1 Western University London Ontario Canada.
2 Medtronic, Inc Minneapolis MN.
J Am Heart Assoc. 2019 Jul 16;8(14):e010998. doi: 10.1161/JAHA.118.010998. Epub 2019 Jul 11.
Background Heart failure remains a leading cause of morbidity and mortality. Clinical prediction models provide suboptimal estimates of mortality in this population. We sought to determine the incremental value of implantable device diagnostics over clinical prediction models for mortality. Methods and Results RAFT (Resynchronization/Defibrillation for Ambulatory Heart Failure Trial) patients with implanted devices capable of device diagnostic monitoring were included, and demographic and clinical parameters were used to compute Meta-Analysis Global Group in Chronic Heart Failure (MAGGIC) heart failure risk scores. Patients were classified according to MAGGIC score into low (0-16), intermediate (17-24), or high (>24) risk groups. Mortality was evaluated from 6 months postimplant in accordance with the RAFT protocol. In a subset of 1036 patients, multivariable analysis revealed that intermediate and high MAGGIC scores, fluid index, atrial fibrillation, and low activity flags were independent predictors of mortality.

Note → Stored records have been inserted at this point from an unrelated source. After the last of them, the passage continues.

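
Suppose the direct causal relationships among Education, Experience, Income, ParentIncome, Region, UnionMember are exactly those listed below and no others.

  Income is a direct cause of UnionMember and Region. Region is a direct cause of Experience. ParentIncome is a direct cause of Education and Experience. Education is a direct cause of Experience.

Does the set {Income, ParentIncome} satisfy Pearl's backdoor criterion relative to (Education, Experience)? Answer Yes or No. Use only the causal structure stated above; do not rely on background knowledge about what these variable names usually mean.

Yes

Backdoor paths from Education to Experience (paths whose first edge points into Education):
  P1: Education <- ParentIncome -> Experience
Condition 1 (no descendant of Education in the set): holds — descendants of Education are {Experience}; none are in {Income, ParentIncome}.
Condition 2 (every backdoor path blocked by {Income, ParentIncome}):
  P1: blocked at fork node ParentIncome ∈ conditioning set.
{Income, ParentIncome} satisfies the backdoor criterion.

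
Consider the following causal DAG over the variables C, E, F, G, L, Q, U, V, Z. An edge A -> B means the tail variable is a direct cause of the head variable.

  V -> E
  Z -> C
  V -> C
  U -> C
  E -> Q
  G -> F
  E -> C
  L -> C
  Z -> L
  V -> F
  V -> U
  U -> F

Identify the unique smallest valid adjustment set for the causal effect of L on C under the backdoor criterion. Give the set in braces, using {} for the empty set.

{Z}

Variables eligible for adjustment (non-descendants of L, excluding L and C): {E, F, G, Q, U, V, Z}.
Backdoor paths from L to C:
  P1: L <- Z -> C
The empty set is not sufficient: P1 (L <- Z -> C) has no collider blocking it and no conditioned non-collider, so it is open.
Try {Z}:
  P1: blocked at fork node Z ∈ conditioning set.
{Z} contains no descendant of L and blocks every backdoor path.
No other singleton works — e.g. {V} leaves P1 open — so {Z} is the unique smallest valid adjustment set.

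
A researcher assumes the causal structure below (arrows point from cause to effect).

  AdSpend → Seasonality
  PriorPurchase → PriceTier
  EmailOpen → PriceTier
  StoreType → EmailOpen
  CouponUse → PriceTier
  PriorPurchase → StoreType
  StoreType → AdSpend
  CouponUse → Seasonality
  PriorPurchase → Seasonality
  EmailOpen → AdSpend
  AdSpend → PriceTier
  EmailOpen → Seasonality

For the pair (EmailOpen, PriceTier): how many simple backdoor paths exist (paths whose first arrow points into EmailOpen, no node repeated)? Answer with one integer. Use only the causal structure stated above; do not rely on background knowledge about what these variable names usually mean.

A backdoor path from EmailOpen to PriceTier is any simple undirected path whose first edge points into EmailOpen (i.e. leaves EmailOpen via a parent).
Parents of EmailOpen: {StoreType}.
Enumerating:
  P1: EmailOpen <- StoreType <- PriorPurchase -> PriceTier
  P2: EmailOpen <- StoreType <- PriorPurchase -> Seasonality <- CouponUse -> PriceTier
  P3: EmailOpen <- StoreType <- PriorPurchase -> Seasonality <- AdSpend -> PriceTier
  P4: EmailOpen <- StoreType -> AdSpend -> PriceTier
  P5: EmailOpen <- StoreType -> AdSpend -> Seasonality <- PriorPurchase -> PriceTier
  P6: EmailOpen <- StoreType -> AdSpend -> Seasonality <- CouponUse -> PriceTier
That exhausts the simple backdoor paths. Count: 6.

6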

A device-integrated diagnostic parameter that included a fluid index flag and either a positive atrial fibrillation flag or a positive activity flag was able to significantly differentiate higher from lower risk for mortality in the intermediate MAGGIC cohort. The effect was more pronounced in the high-risk MAGGIC cohort, in which device-integrated diagnostic-positive patients had a shorter time to death than those who were device-integrated diagnostic negative. Conclusions Device diagnostics using a combination of fluid index trends, atrial fibrillation burden, and patient activity provide significant incremental prognostic value over clinical heart failure prediction scores in higher-risk patients. This suggests that combining clinical and device diagnostic parameters may lead to models with better predictive power. Whether this risk is modifiable with early medical intervention would warrant further studies. Clinical Trial Registration URL : http://www.clinicaltrials.gov . Unique identifier: NCT00251251.

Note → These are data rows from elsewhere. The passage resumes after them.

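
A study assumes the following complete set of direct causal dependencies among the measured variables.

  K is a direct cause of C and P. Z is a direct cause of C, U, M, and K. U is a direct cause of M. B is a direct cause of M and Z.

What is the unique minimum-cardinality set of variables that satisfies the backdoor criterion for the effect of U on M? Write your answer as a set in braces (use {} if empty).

Variables eligible for adjustment (non-descendants of U, excluding U and M): {B, C, K, P, Z}.
Backdoor paths from U to M:
  P1: U <- Z <- B -> M
  P2: U <- Z -> M
The empty set is not sufficient: P1 (U <- Z <- B -> M) has no collider blocking it and no conditioned non-collider, so it is open.
Try {Z}:
  P1: blocked at chain node Z ∈ conditioning set.
  P2: blocked at fork node Z ∈ conditioning set.
{Z} contains no descendant of U and blocks every backdoor path.
No other singleton works — e.g. {B} leaves P2 open — so {Z} is the unique smallest valid adjustment set.

{Z}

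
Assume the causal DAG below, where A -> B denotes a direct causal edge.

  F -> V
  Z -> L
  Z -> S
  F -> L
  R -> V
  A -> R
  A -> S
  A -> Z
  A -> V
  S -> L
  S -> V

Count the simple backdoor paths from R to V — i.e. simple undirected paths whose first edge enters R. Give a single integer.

8

A backdoor path from R to V is any simple undirected path whose first edge points into R (i.e. leaves R via a parent).
Parents of R: {A}.
Enumerating:
  P1: R <- A -> Z -> S -> L <- F -> V
  P2: R <- A -> Z -> S -> V
  P3: R <- A -> Z -> L <- S -> V
  P4: R <- A -> Z -> L <- F -> V
  P5: R <- A -> S <- Z -> L <- F -> V
  P6: R <- A -> S -> L <- F -> V
  P7: R <- A -> S -> V
  P8: R <- A -> V
That exhausts the simple backdoor paths. Count: 8.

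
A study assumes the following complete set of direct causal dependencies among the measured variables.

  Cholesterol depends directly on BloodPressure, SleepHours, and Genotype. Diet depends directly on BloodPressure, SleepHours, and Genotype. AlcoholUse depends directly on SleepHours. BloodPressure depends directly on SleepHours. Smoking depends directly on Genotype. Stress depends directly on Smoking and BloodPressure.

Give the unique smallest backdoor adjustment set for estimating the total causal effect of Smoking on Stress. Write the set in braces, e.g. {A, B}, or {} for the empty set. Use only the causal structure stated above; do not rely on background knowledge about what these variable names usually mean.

{}

Variables eligible for adjustment (non-descendants of Smoking, excluding Smoking and Stress): {AlcoholUse, BloodPressure, Cholesterol, Diet, Genotype, SleepHours}.
Backdoor paths from Smoking to Stress:
  P1: Smoking <- Genotype -> Cholesterol <- SleepHours -> BloodPressure -> Stress
  P2: Smoking <- Genotype -> Cholesterol <- SleepHours -> Diet <- BloodPressure -> Stress
  P3: Smoking <- Genotype -> Cholesterol <- BloodPressure -> Stress
  P4: Smoking <- Genotype -> Diet <- SleepHours -> BloodPressure -> Stress
  P5: Smoking <- Genotype -> Diet <- SleepHours -> Cholesterol <- BloodPressure -> Stress
  P6: Smoking <- Genotype -> Diet <- BloodPressure -> Stress
Each backdoor path contains an unconditioned collider, so every path is already blocked with the empty conditioning set:
  P1: blocked at collider Cholesterol (neither it nor any descendant is in the conditioning set).
  P2: blocked at collider Cholesterol (neither it nor any descendant is in the conditioning set).
  P3: blocked at collider Cholesterol (neither it nor any descendant is in the conditioning set).
  P4: blocked at collider Diet (neither it nor any descendant is in the conditioning set).
  P5: blocked at collider Diet (neither it nor any descendant is in the conditioning set).
  P6: blocked at collider Diet (neither it nor any descendant is in the conditioning set).
The empty set is therefore the unique smallest valid set.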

背景 心力衰竭仍然是发病率和死亡率的主要原因。临床预测模型对该人群的死亡率提供了不理想的估计。我们试图确定植入式设备诊断相对于临床预测模型在死亡率方面的增量价值。
方法和结果 RAFT(心力衰竭患者的心脏再同步/除颤治疗试验)患者纳入了可进行设备诊断监测的植入设备,使用人口统计学和临床参数计算 Meta-Analysis Global Group in Chronic Heart Failure(MAGGIC)心力衰竭风险评分。根据 MAGGIC 评分,患者被分为低危(0-16 分)、中危(17-24 分)或高危(>24 分)组。根据 RAFT 方案,从植入后 6 个月开始评估死亡率。在 1036 例患者的亚组中,多变量分析显示,中危和高危 MAGGIC 评分、液体指数、心房颤动和低活动标志是死亡率的独立预测因素。一种包含液体指数标志和阳性心房颤动标志或阳性活动标志的设备集成诊断参数能够显著区分中危 MAGGIC 队列中死亡率较高和较低的风险。在高危 MAGGIC 队列中,这种效果更为明显,在该队列中,设备集成诊断阳性患者的死亡时间比设备集成诊断阴性患者短。
结论 使用液体指数趋势、心房颤动负担和患者活动相结合的设备诊断提供了比临床心力衰竭预测评分更高的风险预测价值。这表明,结合临床和设备诊断参数可能会导致具有更好预测能力的模型。是否可以通过早期医疗干预来改变这种风险,还需要进一步的研究。